On request, she sang Raga Nalinakanti, a racily delivered “Manavyala Kinchara”. The mood changed with the reflective raga Rewati, (Bairagi in the Hindustani tradition) a composition from the Ashtalakshmi Strotra by Shri Adi Shankaracharya. The tillana in Pahari composed by her Guru Vidwan J. Lalgudi was masterly; it was a pleasure to hear a faultless authentic Pahari by a Carnatic style practitioner. Nowadays most North Indian musicians embellish Pahari so much that its actual original flavour is lost. Jayashri concluded her recital with an invocation to the Goddess in Bhairavi. A treat indeed!

Accompanying her were the extremely lyrical violinist Mysore Shrikant, whose very touch on the violin is that of a master. On the mridangam was B. Ganapathyraman and kanjira S Sunil Kumar. Her talented young son Amrit provided vocal support.

The festival this year provided a platform for upcoming talent in the form of 26-year-old sarodiya Indrayudh Majumder from Kolkata, son of Pandit Tejendra Narayan Majumdar, Maihar gharana. He played Raga Sham Kalyan, a brief alap jor jhala followed by three gats. Indrayudh plays with maturity; he has a discernible, instinctual feel for music. Combined with good riyaz, and laya control, he is today in the forefront of his generation. Accompanying him was Shubh Maharaj, grandson of the legendary Pandit Kishan Maharaj and the chemistry between the two young artists was infectious.

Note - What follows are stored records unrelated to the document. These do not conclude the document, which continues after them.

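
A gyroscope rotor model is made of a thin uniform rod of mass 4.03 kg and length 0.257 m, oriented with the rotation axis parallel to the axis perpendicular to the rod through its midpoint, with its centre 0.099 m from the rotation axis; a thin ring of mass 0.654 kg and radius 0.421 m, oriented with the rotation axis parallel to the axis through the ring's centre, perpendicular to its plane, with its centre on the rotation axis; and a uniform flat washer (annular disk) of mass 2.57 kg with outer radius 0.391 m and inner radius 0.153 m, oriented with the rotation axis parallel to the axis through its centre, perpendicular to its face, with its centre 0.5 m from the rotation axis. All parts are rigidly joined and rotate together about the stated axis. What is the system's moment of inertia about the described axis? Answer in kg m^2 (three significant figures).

Thin rod: I_cm = (1/12)ML² = (1/12)(4.03)(0.257)² = 0.022181 kg m^2; centre at d = 0.099 m, so I = I_cm + Md² gives I = 0.022181 + (4.03)(0.099)² = 0.061679 kg m^2.
Thin ring: I_cm = MR² = (0.654)(0.421)² = 0.11592 kg m^2; axis through the centre, so I = 0.11592 kg m^2.
Annular disk: I_cm = (1/2)M(R²+r²) = (1/2)(2.57)[(0.391)² + (0.153)²] = 0.22653 kg m^2; centre at d = 0.5 m, so I = I_cm + Md² gives I = 0.22653 + (2.57)(0.5)² = 0.86903 kg m^2.
Total I = 0.061679 + 0.11592 + 0.86903 = 1.0466 kg m^2.

1.05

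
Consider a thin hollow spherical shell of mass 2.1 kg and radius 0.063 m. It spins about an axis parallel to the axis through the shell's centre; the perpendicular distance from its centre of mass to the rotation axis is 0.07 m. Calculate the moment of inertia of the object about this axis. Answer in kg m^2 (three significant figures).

I_cm = (2/3)MR² = (2/3)(2.1)(0.063)² = 0.0055566 kg m^2; centre at d = 0.07 m, so the parallel axis theorem gives I = 0.0055566 + (2.1)(0.07)² = 0.015847 kg m^2.

0.0158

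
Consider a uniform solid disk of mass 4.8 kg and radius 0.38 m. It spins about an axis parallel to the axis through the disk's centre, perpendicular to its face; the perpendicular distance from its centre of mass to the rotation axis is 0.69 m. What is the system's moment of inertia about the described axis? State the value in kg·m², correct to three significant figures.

I_cm = (1/2)MR² = (1/2)(4.8)(0.38)² = 0.34656 kg·m²; centre at d = 0.69 m, so the parallel axis theorem gives I = 0.34656 + (4.8)(0.69)² = 2.6318 kg·m².

2.63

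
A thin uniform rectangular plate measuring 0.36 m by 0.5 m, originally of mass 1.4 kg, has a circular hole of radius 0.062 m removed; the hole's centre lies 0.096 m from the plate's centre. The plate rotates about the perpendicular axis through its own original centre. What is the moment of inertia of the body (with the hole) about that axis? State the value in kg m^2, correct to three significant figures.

0.0432

Unpierced body about its centre: I₀ = (1/12)M(a²+b²) = (1/12)(1.4)[(0.36)² + (0.5)²] = 0.044287 kg m^2.
The removed disk has mass m = M·πr²/(ab) = (1.4)·π(0.062)²/(0.36·0.5) = 0.093927 kg (same uniform areal density).
Its moment of inertia about the rotation axis (parallel-axis theorem): I_hole = (1/2)mr² + md² = (1/2)(0.093927)(0.062)² + (0.093927)(0.096)² = 0.0010462 kg m^2.
Treating the hole as negative mass, I = I₀ − I_hole = 0.044287 − 0.0010462 = 0.043241 kg m^2.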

The second artist of the evening was Shimla’s very own veteran flautist Pandit Sunder Lal Gandharv, of Banaras Prasanna wind instrument lineage. He played raga Aiman, ably supported by his son and disciple Lekh Ram. On the tabla was Rajesh Bhatti. A beautiful peaceful ambience was created with the strains of the flute; the concluding piece was a brief Pahari.

The grand finale of the festival was by none other than Pandit Ajoy Chakraborty. Though trained in the Patiala gharana gayaki, Panditji today has traversed above gharanas in his recitals. He dedicated his recital to the memory of Padma Shri Naina Devi whose 100th birth anniversary falls this year and whose home was Shimla for many years. In his brief one-and-a-half hour recital, he considerately cut short his recital as it was Karva Chauth, and the ladies in the audience wanted to break their fast — the maestro showed his class in a truly memorable concert. Singing Bhupali, which he said was like Pahari, for the hill audience, he created the grandeur of the raga by using the sweeping flow of notes effortlessly as only a true master can. He sang four compositions, including a tarana, an old fashioned “sargam geet”, intervening with interplay with the tabla. His layakari and “bol baant” is of course exceptional. The Khamaj Dadra “Bheegi Jaaoon Main Guiyaan” had been taught to his Guru Pandit Gyan Prakash Ghosh by Naina Devi; he sang this in the true Purab ang. Panditji concluded with a request in Bhairavi “Bhawani Dayani.” On tabla was Bivash Sanghai, and on harmonium the ever dexterous Gourab Chatterji.